Got bored today and made list of places in apt I want to have sex. One includes opening and coming out the window.
If I die, please delete the word file entitled "Rainy Day"
Woke up with puke in my bed and my pockets full of Tootsie Rolls.
Jealous.
You drunk dialed me talking about the stages of mitosis. There is no way you didn't ace your bio final
Man, only now that I'm single is it painfully obvious that I have zero booty calls in waiting. This could be a cold winter
I'm really really gonna try not to at least one night. The 4 day thanksgiving bender almost killed me last year
whenever he tweets that he wants to get blackout it's like a neon sign for "i want to bang you tonight"
you closed your eyes and pointed to a cupboard..there was vodka on the top shelf. your sixth sense is amazing. plus, we convinced the foreign kid you're a booze whisperer
We both got free alcohol and got laid by foreign men last night.
I'm not going out again for the rest of my life. I can't top this.
Right now I'm in a club where they are passing out glow in the dark dildos by the dozen. I don't think my life will ever get weirder than it is at this moment.

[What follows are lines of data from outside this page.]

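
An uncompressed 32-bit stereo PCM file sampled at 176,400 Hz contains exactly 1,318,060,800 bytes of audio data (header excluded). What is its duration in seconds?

934 seconds

Byte rate = 176,400 × 4 × 2 = 1,411,200 bytes/s.
Duration = 1,318,060,800 / 1,411,200 = 934 s.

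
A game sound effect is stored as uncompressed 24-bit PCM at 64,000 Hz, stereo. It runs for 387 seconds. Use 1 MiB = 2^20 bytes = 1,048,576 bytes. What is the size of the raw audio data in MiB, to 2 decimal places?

141.72 MiB

Bytes = 64,000 samples/s × 387 s × 3 bytes/sample × 2 ch = 148,608,000 bytes.
148,608,000 / 1,048,576 = 141.72 MiB.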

He's standing in the corner rubbing his nipples and reflecting on poor life choices
We have hung out 5 times and only had sex 3 of those times. I'd call that friendship
Something must have happened, they started yelling truffle butter and you said we needed to leave NOW
The man who almost made us Eskimo sisters is getting married. Of course I'll be your date. We need to toast the end of his sex life!
I only wore my thong with cheeseburgers on it because I thought we'd have sex. So I basically wasted my best thong for nothing.
And I think she just drunkenly ordered an ipad. she said it was so pretty she couldn't keep it "locked up" because an ipad has to be let free.